Purely plant-based products cannot, in principle, be marketed with designations such as ‘milk’, ‘cream’, ‘butter’, ‘cheese’ or ‘yoghurt’, which are reserved by EU law for animal products, according to a European Court of Justice judgement.
he same is true if those designations are accompanied by clarifying or descriptive terms indicating the plant origin of the product concerned such as 'Soya milk' or 'rice spray cream'.
It comes following an EU case involving a German company which produces and distributes vegetarian and vegan foods.
In particular, it promotes and distributes purely plant-based products under the designations ‘Soyatoo Tofu butter’, ‘Plant cheese’, ‘Veggie Cheese’, ‘Cream’ and other similar designations.
A German association combating unfair competition however, took the view that promoting those products infringes the EU legislation on designations for milk and milk products. Consequently, it brought an action against the company.
The German Company, TofuTown considered that its advertising does not infringe the relevant legislation.
It argues that the way in which consumers understand those designations has changed considerably in recent years.
Moreover, it does not use designations such as ‘butter’, or ‘cream’ on their own, but always in association with words referring to the plant origin of the products concerned, such as ‘tofu butter’ or ‘rice spray cream’.
In today’s judgment, the Court observed that, in principle, for the purposes of the marketing and advertising in question, the relevant legislation reserves the term ‘milk’ only for milk of animal origin.
In addition, except where expressly provided, that legislation reserves designations like ‘cream’, ‘chantilly’, ‘butter’, ‘cheese’ and ‘yoghurt’ solely for milk products, that is products derived from milk.
The Court concluded that the designations set out above cannot be legally used to designate a purely plant-based product unless that product is mentioned on the list of exceptions, which is not the case for soya or tofu.
The Court explained that the addition of descriptive or clarifying additions indicating the plant origin of the product concerned, such as those used by TofuTown, has no influence on that prohibition.
The President of ICMSA welcomed the Court’s decision saying that it had been self-evidently wrong that products that contained not a trace of milk were being marketed as ‘milk’, cream’, ‘butter’ and ‘cheese’.
Mr Comer said that corporations had quite deliberately played on people’s desire for healthy, traditional, dairy-based foodstuffs while actually substituting real dairy ingredients with cheaper and more processed vegetable and plant-derived elements.

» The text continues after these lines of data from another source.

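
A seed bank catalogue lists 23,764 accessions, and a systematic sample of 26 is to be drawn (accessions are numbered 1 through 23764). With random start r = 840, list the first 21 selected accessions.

840, 1754, 2668, 3582, 4496, 5410, 6324, 7238, 8152, 9066, 9980, 10894, 11808, 12722, 13636, 14550, 15464, 16378, 17292, 18206, 19120

k = N/n = 23764/26 = 914
accession 1: 840
accession 2: 840 + 914 = 1754
accession 3: 1754 + 914 = 2668
accession 4: 2668 + 914 = 3582
accession 5: 3582 + 914 = 4496
accession 6: 4496 + 914 = 5410
accession 7: 5410 + 914 = 6324
accession 8: 6324 + 914 = 7238
accession 9: 7238 + 914 = 8152
accession 10: 8152 + 914 = 9066
accession 11: 9066 + 914 = 9980
accession 12: 9980 + 914 = 10894
accession 13: 10894 + 914 = 11808
accession 14: 11808 + 914 = 12722
accession 15: 12722 + 914 = 13636
accession 16: 13636 + 914 = 14550
accession 17: 14550 + 914 = 15464
accession 18: 15464 + 914 = 16378
accession 19: 16378 + 914 = 17292
accession 20: 17292 + 914 = 18206
accession 21: 18206 + 914 = 19120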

It was blatantly unfair and a breach of product descriptions as any reasonable person would understand that term.
Dominika Piasecka, spokesperson for The Vegan Society, said: "The Court's ruling follows concerns over customer confusion - but realistically speaking, how likely is it that someone buys a carton of soya milk and think it's dairy milk?
"As customers are increasingly moving away from eating animals, the demand for vegan products is rapidly growing, with over half a million vegans in Great Britain now.
"There's no denying that the meat, dairy and egg industries are feeling threatened, and this court case is a desperate move to try to restrict the marketing of vegan products."